Being intellegent only makes physician visits worse. Let us be realistic. To get into medical school you must be able to make good grades and score well on a multiple choice test. These things in no way measure your capacity to problem solve. Sorry mom and dad, little Billy’s ability to out preform his peers on multiple choice tests does not mean he will be a neurosurgeon. Once in medical school you are striped of all your pride and given a God complex. Don’t get me wrong- you work and study your brains out. Day and night, for two years, learning everything applicable about the general human body. Key words there being “applicable” and “general”.
Whereas your philosophical counterpart, ie me, spends years learning minute detail about the specifics. Key words being “detail” and “specific”. I will not be preforming surgery, setting bones, or fixing joint problems any time soon, but chances are I can out diagnose you and likely out perscribe you. (This could just be me being catty, because despite these things, I will never make as much money. But I also don’t have to worry about malpractice)Obviously professional and educational philosophies of medicine do not readily mesh. Generally, neither do our personalities.
Needless to say, I have a hard time finding doctors I get along with. And, believe it or not, I dislike physicians who are basically and expensive proxy for me writing my own perscriptions. I prefer dialouge. I like to speak with my physician as a equal, as a peer, discussing options and doing research, and having a choice in my treatment plan. Becase, let’s face it, no one knows me better than I know myself. And even if I were to write a list of signs and sympotms, chances are I would leave something off. But if my doctor gives me sopme options I can do what I do best- GOOGLE!…I mean research! Yea, research. That is what I meant.
But in all seriousness, Wikipedia is a great place to start.
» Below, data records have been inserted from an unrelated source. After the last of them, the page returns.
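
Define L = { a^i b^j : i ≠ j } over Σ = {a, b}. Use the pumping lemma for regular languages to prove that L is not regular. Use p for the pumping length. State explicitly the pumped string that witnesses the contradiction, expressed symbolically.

a^{p+p!} b^{p+p!}

Suppose for contradiction that L is regular, and let p be the pumping length.
Choose w = a^p b^{p+p!}. Since p ≠ p+p!, w ∈ L; and |w| ≥ p.
Write w = xyz as guaranteed by the lemma, with |xy| ≤ p and y is nonempty.
The first p characters of w are a's, so xy (and hence y) consists only of a's. Write y = a^k, 1 ≤ k ≤ p.
Since 1 ≤ k ≤ p, k divides p!; set t = 1 + p!/k. Then xy^t z has p + (p!/k)·k = p + p! copies of a. Now the a-count equals the b-count, so i ≠ j fails. So xy^t z = a^{p+p!} b^{p+p!} ∉ L.
Contradiction. Therefore L is not regular.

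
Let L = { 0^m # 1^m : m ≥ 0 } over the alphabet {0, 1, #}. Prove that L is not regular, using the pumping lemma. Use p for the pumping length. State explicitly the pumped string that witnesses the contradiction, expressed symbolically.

0^{p+k} # 1^p

Toward a contradiction, assume L is regular with pumping length p.
Take w = 0^p # 1^p ∈ L with |w| = 2p+1 ≥ p.
Write w = xyz as guaranteed by the lemma, with |xy| ≤ p and |y| ≥ 1.
Since the first p symbols of w are all 0's and |xy| ≤ p, y lies entirely in the leading 0-block: y = 0^k for some k with 1 ≤ k ≤ p.
Pump with i = 2: xy^2z = 0^{p+k} # 1^p, which would require p+k = p. But k ≥ 1, so xy^2z ∉ L.
This contradicts the pumping lemma, so L is not regular.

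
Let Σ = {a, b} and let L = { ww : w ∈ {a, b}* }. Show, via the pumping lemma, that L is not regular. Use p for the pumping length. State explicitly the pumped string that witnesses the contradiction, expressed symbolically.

a^{p+k} b^p a^p b^p

Assume L is regular. Let p be the pumping length given by the pumping lemma.
Take w = a^p b^p a^p b^p = uu where u = a^pb^p; then w ∈ L and |w| = 4p ≥ p.
The pumping lemma gives a decomposition w = xyz where |xy| ≤ p and |y| > 0.
Because |xy| ≤ p and w begins with p copies of a, we have y = a^k with 1 ≤ k ≤ p.
Pump with i = 2: xy^2z = a^{p+k} b^p a^p b^p, of length 4p+k. Suppose this equals vv. The string starts with a and ends with b, so v does too; thus the boundary between the two copies of v is a b→a transition. There is exactly one such transition, at position 2p+k, so |v| = 2p+k and |vv| = 4p+2k ≠ 4p+k since k ≥ 1. So xy^2z ∉ L.
This is a contradiction; hence L is not regular.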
As long as one does not treat it as the end all and be all, it is a nice place to get the basics in an occasionally neat format. Unfortunatley because different people write different articles some are remarkably informative and well constructed, and some just suck.
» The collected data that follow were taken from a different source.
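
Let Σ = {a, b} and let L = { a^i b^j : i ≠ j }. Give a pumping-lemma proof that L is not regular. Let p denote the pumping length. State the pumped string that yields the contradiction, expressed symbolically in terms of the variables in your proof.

Suppose for contradiction that L is regular, and let p be the pumping length.
Choose w = a^p b^{p+p!}. Since p ≠ p+p!, w ∈ L; and |w| ≥ p.
The pumping lemma gives a decomposition w = xyz where |xy| ≤ p and |y| ≥ 1.
Because |xy| ≤ p and w begins with p copies of a, we have y = a^k with 1 ≤ k ≤ p.
Since 1 ≤ k ≤ p, k divides p!; set t = 1 + p!/k. Then xy^t z has p + (p!/k)·k = p + p! copies of a. Now the a-count equals the b-count, so i ≠ j fails. So xy^t z = a^{p+p!} b^{p+p!} ∉ L.
This contradicts the pumping lemma, so L is not regular.

a^{p+p!} b^{p+p!}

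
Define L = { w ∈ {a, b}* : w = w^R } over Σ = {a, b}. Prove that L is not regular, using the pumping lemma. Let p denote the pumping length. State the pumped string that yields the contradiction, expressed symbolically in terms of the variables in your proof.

a^{p+k} b a^p

Assume L is regular; let p be its pumping constant.
Take w = a^p b a^p, a palindrome of length 2p+1 ≥ p.
By the pumping lemma, w = xyz with |xy| ≤ p and y is nonempty.
The first p characters of w are a's, so xy (and hence y) consists only of a's. Write y = a^k, 1 ≤ k ≤ p.
Pump with i = 2: xy^2z = a^{p+k} b a^p. Its reverse is a^p b a^{p+k}, which differs from xy^2z since k ≥ 1. So xy^2z is not a palindrome and xy^2z ∉ L.
This is a contradiction; hence L is not regular.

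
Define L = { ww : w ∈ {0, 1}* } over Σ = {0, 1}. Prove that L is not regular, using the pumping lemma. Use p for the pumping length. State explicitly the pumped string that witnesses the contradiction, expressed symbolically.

Toward a contradiction, assume L is regular with pumping length p.
Take w = 0^p 1^p 0^p 1^p = uu where u = 0^p1^p; then w ∈ L and |w| = 4p ≥ p.
By the pumping lemma, w = xyz with |xy| ≤ p and |y| ≥ 1.
Because |xy| ≤ p and w begins with p copies of 0, we have y = 0^k with 1 ≤ k ≤ p.
Pump with i = 2: xy^2z = 0^{p+k} 1^p 0^p 1^p, of length 4p+k. Suppose this equals vv. The string starts with 0 and ends with 1, so v does too; thus the boundary between the two copies of v is a 1→0 transition. There is exactly one such transition, at position 2p+k, so |v| = 2p+k and |vv| = 4p+2k ≠ 4p+k since k ≥ 1. So xy^2z ∉ L.
This is a contradiction; hence L is not regular.

0^{p+k} 1^p 0^p 1^p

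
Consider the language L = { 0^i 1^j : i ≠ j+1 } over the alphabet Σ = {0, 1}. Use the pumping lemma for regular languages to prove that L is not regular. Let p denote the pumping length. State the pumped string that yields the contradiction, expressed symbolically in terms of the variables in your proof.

0^{p+p!} 1^{p+p!-1}

Assume L is regular. Let p be the pumping length given by the pumping lemma.
Choose w = 0^p 1^{p+p!-1}. Since p ≠ (p+p!-1)+1 = p+p!, w ∈ L; and |w| ≥ p.
Write w = xyz as guaranteed by the lemma, with |xy| ≤ p and y is nonempty.
Since the first p symbols of w are all 0's and |xy| ≤ p, y lies entirely in the leading 0-block: y = 0^k for some k with 1 ≤ k ≤ p.
Since 1 ≤ k ≤ p, k divides p!; set t = 1 + p!/k. Then xy^t z has p + (p!/k)·k = p + p! copies of 0. Now the 0-count is p+p! and (1-count)+1 = (p+p!-1)+1 = p+p!, so i ≠ j+1 fails. So xy^t z = 0^{p+p!} 1^{p+p!-1} ∉ L.
Contradiction. Therefore L is not regular.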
However, not all medical personel appreciate the input of their patient. Which is understandable when you have a person coming in asking for a drug just cause they saw it on the TV or WedMD. (Another reason I just said NO to medical school). It is like going out, buying thousands of dollars of plants, then hiring a professional landscaper. The landscaper looks at your property and sees that all of the plants you bought will not be able to survive in the conditions of your yard. The continual whining of “But pretty! Pretty flowers! You can make it work! Pretty!” will not negate the vast amount of money you spent on flowers that will die in two weeks because they need shade your yard cannot provide.Of course you paying a few grand to a landscaper who plants nothing but cacti in your yard is hardly satisfying either. It is about communication.
So most physicians attempt to strong arm you into their treatment plan, wasting time, money, and my patience. Life is not like a Dr House episode. You cannot keep me trapped in a hospital while you randomly throw drugs in my IV hoping for improvement based on educated guesses. Allowing me to participate in my treatment allows me to spend time looking over the medications and really considering what would appear to fit me best. Which is more productive than 15 minutes of spin the wheel-o-pharmaceuticals! Or listening to an outdated lecture on how this is the course of treatment, from the 1980’s (which is why I almost failed fall semester of my jr year in college, and I am still torqued at that doctor). It is what allowed me to catch my personal, albeit rare, reaction to a drug interaction. Which would not have happened if I had not done the research myself. But discussing it with my doctor allowed us to better understand what was going on.
There has to be a middle ground. Unfortunately, I acknowledge that with education being the way it is, expecting your patient to understand the different types of antibiotics or pain medication or actions of neuropharmacitucles is impossible. Drug reps and commercial pharmaceuticals attempt to bridge the gap, but what can you really learn in a 30 second commercial? So sorry doctors, its time to go back to school. Patient education needs to be a major part of the medical field. Granted, a science class in high school might be helpful. You would be surprised what you can break down to a high school level. While patient education seems to be, largely, a nurses job- people have a nasty tendency to undervalue our nurses. Which is silly, because they always have needles and are closer to your veins/ IV bag than most doctors. Most people only listen to what the doctor says.
Additional attention and education might, *might*, decrease the number of law suits. You can’t say they did not properly educate you if they can pull out your quiz grade!
So there we have it- if you want the best medical care time to start working on that home MD.